= Leif Edvinsson =

Business sociologist

Leif Edvinsson (born 1946) is a Swedish organizational theorist, Professor at the University of Lund in Sweden and consultant, known for his work on intellectual capital. and knowledge management.

== Life and work ==
Born in Uppsala, Edvinsson made a career at the Swedish insurance company Skandia. In the 1990s there he developed his theories about the hidden value of intellectual capital of Skandia and developed a management model for this value. In 1997 he published the book Intellectual Capital: Realizing Your Company's True Value by Finding Its Hidden Brainpower, with Michael Malone.

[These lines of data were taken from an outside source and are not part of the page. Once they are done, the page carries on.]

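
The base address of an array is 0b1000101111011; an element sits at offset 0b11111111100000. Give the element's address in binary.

Add column by column in base 2, right to left:
  1+0 = 1
  1+0 = 1
  0+0 = 0
  1+0 = 1
  1+0 = 1
  1+1 = 0 carry 1
  1+1+1 = 1 carry 1
  0+1+1 = 0 carry 1
  1+1+1 = 1 carry 1
  0+1+1 = 0 carry 1
  0+1+1 = 0 carry 1
  0+1+1 = 0 carry 1
  1+1+1 = 1 carry 1
  0+1+1 = 0 carry 1
  final carry 1

0b101000101011011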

In 2001, he was appointed a professor at the University of Lund in Sweden. He also works as consultant for the Swedish government on knowledge and innovation.

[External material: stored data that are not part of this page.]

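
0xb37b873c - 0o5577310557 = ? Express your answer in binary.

0b10000101011111011111010111001101

0xb37b873c = 0b10110011011110111000011100111100 in binary.
0o5577310557 = 0b101101111111011001000101101111 in binary.
Subtract column by column in base 2:
  0-1 → 1 (borrow)
  0-1-1 → 0 (borrow)
  1-1-1 → 1 (borrow)
  1-1-1 → 1 (borrow)
  1-0-1 → 0
  1-1 → 0
  0-1 → 1 (borrow)
  0-0-1 → 1 (borrow)
  1-1-1 → 1 (borrow)
  1-0-1 → 0
  1-0 → 1
  0-0 → 0
  0-1 → 1 (borrow)
  0-0-1 → 1 (borrow)
  0-0-1 → 1 (borrow)
  1-1-1 → 1 (borrow)
  1-1-1 → 1 (borrow)
  1-0-1 → 0
  0-1 → 1 (borrow)
  1-1-1 → 1 (borrow)
  1-1-1 → 1 (borrow)
  1-1-1 → 1 (borrow)
  1-1-1 → 1 (borrow)
  0-1-1 → 0 (borrow)
  1-1-1 → 1 (borrow)
  1-0-1 → 0
  0-1 → 1 (borrow)
  0-1-1 → 0 (borrow)
  1-0-1 → 0
  1-1 → 0
  0-0 → 0
  1-0 → 1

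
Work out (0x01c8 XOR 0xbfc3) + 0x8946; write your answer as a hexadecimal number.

0x14751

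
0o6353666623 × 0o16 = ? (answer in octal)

Multiply each base-8 digit by 14, carrying:
  3×14 = 42 → write 2 carry 5
  2×14+5 = 33 → write 1 carry 4
  6×14+4 = 88 → write 0 carry 11
  6×14+11 = 95 → write 7 carry 11
  6×14+11 = 95 → write 7 carry 11
  6×14+11 = 95 → write 7 carry 11
  3×14+11 = 53 → write 5 carry 6
  5×14+6 = 76 → write 4 carry 9
  3×14+9 = 51 → write 3 carry 6
  6×14+6 = 90 → write 2 carry 11
  remaining carry: 13

0o132345777012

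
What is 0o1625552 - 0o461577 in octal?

0o1143753

Subtract column by column in base 8:
  2-7 → 3 (borrow)
  5-7-1 → 5 (borrow)
  5-5-1 → 7 (borrow)
  5-1-1 → 3
  2-6 → 4 (borrow)
  6-4-1 → 1
  1-0 → 1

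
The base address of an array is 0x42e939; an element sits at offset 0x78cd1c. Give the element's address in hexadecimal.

0xbbb655

Add column by column in base 16, right to left:
  9+c = 5 carry 1
  3+1+1 = 5
  9+d = 6 carry 1
  e+c+1 = b carry 1
  2+8+1 = b
  4+7 = b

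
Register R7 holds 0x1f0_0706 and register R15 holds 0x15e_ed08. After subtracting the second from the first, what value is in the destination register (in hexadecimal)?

Subtract column by column in base 16:
  6-8 → e (borrow)
  0-0-1 → f (borrow)
  7-d-1 → 9 (borrow)
  0-e-1 → 1 (borrow)
  0-e-1 → 1 (borrow)
  f-5-1 → 9
  1-1 → 0

0x9119fe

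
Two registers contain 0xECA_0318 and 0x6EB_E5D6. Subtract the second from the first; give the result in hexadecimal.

0x7DE1D42

Subtract column by column in base 16:
  8-6 → 2
  1-D → 4 (borrow)
  3-5-1 → D (borrow)
  0-E-1 → 1 (borrow)
  A-B-1 → E (borrow)
  C-E-1 → D (borrow)
  E-6-1 → 7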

In 1998, Edvinsson was the recipient of the prestigious Brain of the Year award. Bill Gates and Paul McCartney were also nominated that year.

== Selected publications ==
- Edvinsson, Leif, and Michael S. Malone. Intellectual Capital: Realizing Your Company\'s True Value by Finding Its Hidden Brainpower. (1997).
- Roos, Johan, Leif Edvinsson, and Goran Roos. Intellectual capital: navigating in the new business landscape. New York University Press, 1998.